Remembering Hurricane Igor 10 years later
Mike Moore | CBC News | Posted: September 21, 2020 8:30 AM | Last Updated: September 21, 2020
A fatality, millions in damage and a province that worked together through it all
Washouts, floods, power outages, isolation and a death.
Those were just some of the devastating effects of Hurricane Igor 10 years ago, on Sept. 21, 2010, when one of the worst and most severe weather systems the province had seen in recent history tore through eastern Newfoundland and Labrador, leaving behind a path of destruction that did millions of dollars in damages.
Roughly 20 communities called for a state of emergency in the hours during and after intense winds and heavy rain battered the homes and livelihoods of thousands.
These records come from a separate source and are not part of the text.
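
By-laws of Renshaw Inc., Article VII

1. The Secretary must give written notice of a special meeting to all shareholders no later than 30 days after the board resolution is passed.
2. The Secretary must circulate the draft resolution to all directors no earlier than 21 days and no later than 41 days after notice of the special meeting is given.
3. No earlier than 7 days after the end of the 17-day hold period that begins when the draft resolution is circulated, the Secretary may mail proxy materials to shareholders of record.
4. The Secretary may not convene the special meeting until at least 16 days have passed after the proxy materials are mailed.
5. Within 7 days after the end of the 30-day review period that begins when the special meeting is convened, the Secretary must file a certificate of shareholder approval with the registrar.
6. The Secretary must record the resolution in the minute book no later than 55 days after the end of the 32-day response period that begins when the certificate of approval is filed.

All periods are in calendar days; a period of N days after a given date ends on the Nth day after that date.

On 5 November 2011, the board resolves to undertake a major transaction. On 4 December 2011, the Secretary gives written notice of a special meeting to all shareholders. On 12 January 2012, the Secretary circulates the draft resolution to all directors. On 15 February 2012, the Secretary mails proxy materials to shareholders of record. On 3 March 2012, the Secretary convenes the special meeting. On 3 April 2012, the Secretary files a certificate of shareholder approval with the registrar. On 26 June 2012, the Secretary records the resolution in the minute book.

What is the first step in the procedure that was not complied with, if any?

None — every step was satisfied

Step 1 — counting 30 days from 5 November 2011 (when the board resolution is passed) gives a deadline of 5 December 2011; completed 4 December 2011, before the deadline.
Step 2 — 21 and 41 days from 4 December 2011 (when notice of the special meeting is given) are 25 December 2011 and 14 January 2012 respectively; done 12 January 2012 — within the window.
Step 3 — must wait 7 days from 29 January 2012 (end of the 17-day hold period, which began when the draft resolution is circulated on 12 January 2012), so not before 5 February 2012; done 15 February 2012 — permitted.
Step 4 — must wait 16 days from 15 February 2012 (when the proxy materials are mailed), so not before 2 March 2012; done 3 March 2012, after the minimum wait.
Step 5 — counting 7 days from 2 April 2012 (end of the 30-day review period, which began when the special meeting is convened on 3 March 2012) gives a deadline of 9 April 2012; 3 April 2012 is within that limit.
Step 6 — counting 55 days from 5 May 2012 (end of the 32-day response period, which began when the certificate of approval is filed on 3 April 2012) gives a deadline of 29 June 2012; done 26 June 2012 — timely.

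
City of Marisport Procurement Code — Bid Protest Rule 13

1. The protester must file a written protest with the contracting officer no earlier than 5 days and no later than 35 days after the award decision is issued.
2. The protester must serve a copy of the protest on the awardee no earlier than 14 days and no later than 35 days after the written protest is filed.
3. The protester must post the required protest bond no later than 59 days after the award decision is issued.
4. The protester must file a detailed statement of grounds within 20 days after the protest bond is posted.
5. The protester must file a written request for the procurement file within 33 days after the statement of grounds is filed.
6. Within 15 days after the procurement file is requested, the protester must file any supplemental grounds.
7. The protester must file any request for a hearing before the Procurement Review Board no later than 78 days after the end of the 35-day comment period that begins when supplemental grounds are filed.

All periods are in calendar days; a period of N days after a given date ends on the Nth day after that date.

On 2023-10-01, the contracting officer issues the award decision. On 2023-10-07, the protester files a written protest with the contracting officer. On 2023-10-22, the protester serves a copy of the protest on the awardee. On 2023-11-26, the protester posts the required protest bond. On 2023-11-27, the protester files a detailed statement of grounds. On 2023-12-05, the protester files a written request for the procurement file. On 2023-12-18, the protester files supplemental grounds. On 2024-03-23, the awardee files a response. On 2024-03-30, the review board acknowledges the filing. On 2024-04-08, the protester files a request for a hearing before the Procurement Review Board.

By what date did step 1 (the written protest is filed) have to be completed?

Step 1 runs from 2023-10-01, when the award decision is issued. The window is 5–35 days after 2023-10-01; it closes on 2023-11-05.

2023-11-05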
Hundreds more communities were isolated from the rest of the province because of heavy damage to roads and access points.
"Everything we had is gone under water. Our truck is covered. Ski-Doos covered. Everything," said one woman at the time, a resident of Trouty.
"I'm just devastated, myself. I can hardly talk about it."
Trouty was among some of the most severely hit towns in the province.
Hundreds of people more were evacuated from their homes across parts of the island, and thousands lost power. Some lost their homes entirely.
Allan Duffett, 80, was killed after being swept down a heavily flooded river on Random Island.
The response
It was then premier Danny Williams who was at the helm of the province and tasked with responding to the storm's fallout.
"Tomorrow we'll be on the ground, in the regions, in as many communities as we can as myself, and ministers and members, to see what the needs are. We are prepared to throw all resources at this as soon as we're in a position to do so," Williams said at the time, as isolated community numbers and states of emergency began to grow.
Then prime minister Stephen Harper also made the trip to the island to assess the damage first-hand.
Hundreds of military troops later landed in the province to aid in cleanup, rebuild roads and issue supplies to residents who were struggling in the aftermath.
A decade later the province would need a similar response from Canadian Armed Forces members during Snowmageddon, a record-breaking blizzard in January that gripped much of the province's east coast for eight days under varying states of emergency and even longer until the snow began to melt away.
During the Igor response, military members doled out 95,000 litres of fuel, 60,000 litres of water, and 74,842 kilograms of food.
Helping out
The Canadian Red Cross in St. John's issued 600 cases of water and 150 cleanup kits to those affected along Newfoundland's east coast in the days following Igor's hammering.
"I'd just like to throw a bouquet out to Salvation Army here in Clarenville, and to the Canadian Red Cross," said another woman at the time, who was forced to seek refuge at a makeshift emergency shelter in a Clarenville school while waiting for roads to be repaired before returning home.
"They treated us [like] royalty."
But people who banded together in such crucial times to ensure they and their neighbours pulled through.
There were stories of boat runs packed with essential supplies to cut off towns, and of others who drove ATVs as far as a trail would allow and then hiked the rest of the way to fill gasoline and propane tanks.
Today, Hurricane Igor is a distant memory for most, but heavy rains over the weekend and subsequent washed-out roadways and floods in parts of the province provided an echo of the destruction left in Igor's wake.